Without stopping to taste, Moe wolfed down a bowl of cornflakes sweetened with Nutrasweet. If he hurried, he could stop by the pathology department before clinic started and give Ray the gastric fluid sample. But it was probably a waste of time. Toxicology would undoubtedly confirm what he already knew. Casey had been overdosed with Coumadin..

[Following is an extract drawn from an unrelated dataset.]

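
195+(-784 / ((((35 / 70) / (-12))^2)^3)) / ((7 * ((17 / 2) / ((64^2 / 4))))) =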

At the front door Moe suddenly stopped. He had forgotten to take his insulin this morning, and last night as well. God, his blood sugar must be three hundred. Quickly, he pricked his left middle finger, squeezed out a drop of blood and ran it through the glucometer. Two hundred and sixty-three. Not as bad as he thought. Adroitly, he drew up twenty-five units of regular insulin (five more than his usual dose) and fifteen of lente, bunched the skin of his abdomen between his thumb and forefinger, and injected the insulin. Tossing the syringe in a plastic sharps container, he then sprinted out the door for the garage.
A little late, Moe trudged through the door marked Private Entrance, Moses A. Maihis, M.D. Normally he liked going to the office, seeing patients and his work in general, but not today. Today he was irritable and depressed. Why shouldn’t he be? He glanced at the waiting room for a moment, then immediately felt guilty for what he was thinking. It reminded him of a scene from his childhood. On Tuesdays his father would sometimes take him and Abe to the cattle auction in Cedar City. Prior to the auction, they would corral the cattle in a holding pen. There the cows would sniff each other, mill about and bellow. Usually, they bawled at nothing in particular, except to express their general displeasure at being confined in this strange environment. In a way, Moe thought of his waiting room as a holding pen for patients to trample about, bellow and to voice their displeasure.
Today, the patients seemed especially restless, wandering about, grumbling to each other about the already long wait and debating their excessively high bills with Sally. No doubt about it, this was going to be another impossible day. Lately, they had all been like this, and after taking a week off, today would be worse than usual. Moe scanned the waiting room once again.